On behalf of my co-authors, I am happy to announce our recent publication in*
Current Biology*:

*A drastic shift in the energetic landscape of toothed whale sperm cells*

Luís Q. Alves, Raquel Ruivo,Raul Valente, Miguel M. Fonseca, Andre M.
Machado, Stephanie Plön, Nuno Monteiro, David García-Parraga,Sara Ruiz-Díaz,
 Maria J. Sánchez-Calabuig, Alfonso Gutierrez-Adán and L. Filipe C. Castro

Current Biology (2021), https:// doi.org/10.1016/j.cub.2021.05.062


Mammalian spermatozoa are a notable example of metabolic
compartmentalization.  Energy in the form of ATP production, vital for
motility, capacitation, and fertilization, is subcellularly separated in
sperm cells. While glycolysis provides a local, rapid, and low-yielding
input of ATP along the flagellum fibrous sheath, oxidative phosphorylation
(OXPHOS), far more efficient over a longer time frame, is concentrated in
the midpiece mitochondria. The relative weight of glycolysis and OXPHOS
pathways in sperm function is variable among species and sensitive to
oxygen and substrate availability.
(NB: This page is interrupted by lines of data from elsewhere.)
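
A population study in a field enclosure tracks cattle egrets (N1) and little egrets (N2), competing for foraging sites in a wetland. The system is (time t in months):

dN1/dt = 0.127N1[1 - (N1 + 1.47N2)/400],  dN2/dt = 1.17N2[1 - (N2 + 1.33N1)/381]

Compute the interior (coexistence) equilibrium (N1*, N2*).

N1* ≈ 168, N2* ≈ 158

Setting both brackets to zero gives the nullclines N1 + 1.47N2 = 400 and 1.33N1 + N2 = 381.
Substituting N2 = 381 - 1.33N1 into the first: N1(1 - 1.47·1.33) = 400 - 1.47·381.
So N1* = -160/-0.955 = 168, and then N2* = 381 - 1.33·168 = 158.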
Besides partitioning energy
production, sperm
cell energetics display an additional singularity: the occurrence of
sperm-specific gene duplicates and

alternative spliced variants, with conserved function but structurally
bound to the flagellar fibrous sheath. The wider selective forces driving
the compartmentalization and adaptability of this energy system in mammalian
species remain largely unknown, much like the impact of ecosystem resource
availability (e.g., carbohydrates, fatty acids, and proteins) and dietary
adaptations in reproductive physiology traits. Here, we investigated the
Cetacea, an iconic group of fully aquatic and carnivorous marine mammals,
evolutionarily related to extant terrestrial herbivores. In this lineage,
episodes of profound trait remodeling have been accompanied by clear
genomic signatures. We show that toothed whales exhibit impaired sperm

due to gene and exon erosion, and demonstrate that dolphin spermatozoa
motility depends on endogenous fatty acid b-oxidation, but not
carbohydrates. Such unique energetic rewiring substantiates the observation of
large mitochondria in toothed whale spermatozoa and emphasizes the radical
physiological reorganization imposed by the transition to a
carbohydrate-depleted marine environment.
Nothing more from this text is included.